Family calls for Edmonton firefighters to carry epinephrine after death of 33-year-old man

Justin Mathews, 33, collapsed outside an Edmonton fire hall after suffering anaphylactic shock, but firefighters at the scene had to wait for an EMS crew to give him epinephrine that could have saved his life.

'First responders need to have EpiPens with them. Ten minutes, when you're in anaphylactic shock, is too long'

Justin Mathews was taken off life support on Oct. 7 after he suffered anaphylactic shock from inhaling a walnut shell-based product on a work site. (Sam Martin/CBC)

Justin Mathews, 33, collapsed outside an Edmonton fire hall after suffering anaphylactic shock, but firefighters at the scene had to wait for an EMS crew to give him epinephrine that could have saved his life.

In her family home on Monday, with her parents by her side, Shari Reklow stares at pictures of Mathews, her brother. 

"This one is his 30th birthday, and that's Justin being a goof," said Reklow.

Nearly three weeks after her brother died, she's still focused on what may have led to his death.

Mathews was testing the air quality at the Rossdale fire station on Oct. 2.

Work crews were using walnut shells to sandblast paint off the walls. Mathews was allergic to walnuts. He left the building after struggling to breathe and collapsed outside soon after.

Firefighters were first to respond, but Justin didn't have an EpiPen, a disposable needle that lets people give themselves an emergency dose of epinephrine — a hormone — to treat severe allergic reactions.

The fire crew didn't have one either, and they're not trained to use them. That meant they could only administer CPR until paramedics arrived.

Later in the hospital, doctor's informed Mathews's family that 80 per cent of his brain was damaged due to a lack of oxygen.

"First responders need to have EpiPens with them. Ten minutes, when you're in anaphylactic shock, is too long," Reklow said. "You can't wait that long."

Shari Reklow, sister of Justin Mathews, wants to find out why her brother worked on a jobsite where walnut particles were airbourne, despite his allergy to walnuts. (Sam Martin/CBC)

Edmonton fire chief open to discussion

Winnipeg and Toronto allow their firefighters to administer epinephrine.

In Alberta, the decision to allow Edmonton firefighters to use EpiPens would have to come from the provincial government.

It's something Edmonton's fire chief said he is interested in looking into.

"Our staff are certainly on scene in a timely manner many, many times where they could deliver lifesaving measures, should they be approved — and, of course, properly trained," Chief Ken Block said.

The city's fire crews already use naloxone to save opiate overdose victims. The lifesaving medication is used as an antidote to opioids such as fentanyl, a powerful and often deadly narcotic.

"We've done so 80 times," Block said. "We respond to roughly 50,000 emergency events a year, of which 68 per cent are life-threatening medical events."

'Alberta Health needs to await the results'

An Alberta Health spokesperson issued a statement on Wednesday in response to questions about the potential use of EpiPens by Edmonton fire crews.

"Alberta Health needs to await the results of the Occupational Health and Safety investigation before making any recommendations," the statement said.

"However, we are certainly open to discussing the issue with firefighters.

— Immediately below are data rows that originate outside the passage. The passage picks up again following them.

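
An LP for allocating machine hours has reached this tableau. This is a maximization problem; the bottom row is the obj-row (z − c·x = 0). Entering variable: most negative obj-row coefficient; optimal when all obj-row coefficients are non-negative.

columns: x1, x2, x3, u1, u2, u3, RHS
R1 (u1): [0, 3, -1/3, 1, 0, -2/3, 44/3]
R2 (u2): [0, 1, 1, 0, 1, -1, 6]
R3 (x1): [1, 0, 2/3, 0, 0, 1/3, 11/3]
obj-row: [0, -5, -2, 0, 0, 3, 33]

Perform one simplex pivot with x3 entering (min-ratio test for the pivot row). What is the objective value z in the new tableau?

Ratio test on column x3 — row 1: entry -1/3 ≤ 0; row 2: 6/1 = 6; row 3: (11/3)/(2/3) = 11/2. Minimum is 11/2 at row 3 (x1 leaves); pivot element 2/3.
Pivot on row 3; the obj-row RHS becomes 33 − (-2)·(11/2) = 44.

44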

We would want to ensure any changes in Alberta take into account national best practices and policies in other provinces."

Food Allergy Canada calls for use of EpiPens

Food Allergy Canada, a non-profit charitable organization dedicated to helping Canadians with food allergies, said it is watching Mathews's case and any outcomes that follow.

Beatrice Povolo, the group's director, said she would fully support more firefighters across Canada being trained to use EpiPens when dealing with patients suffering from anaphylactic shock.

"I think it's very important for people to look at that option as part of their first aid kit, for example. And for firefighters, it seems to be quite a natural fit in terms of first responders," Povolo said. "Definitely something we would encourage.

"Food allergy in Canada is a growing health concern. It affects 2.6 million Canadians right across the country," she said.

"So it's quite a significant condition and people need to understand that it can unfortunately be a life-threatening condition."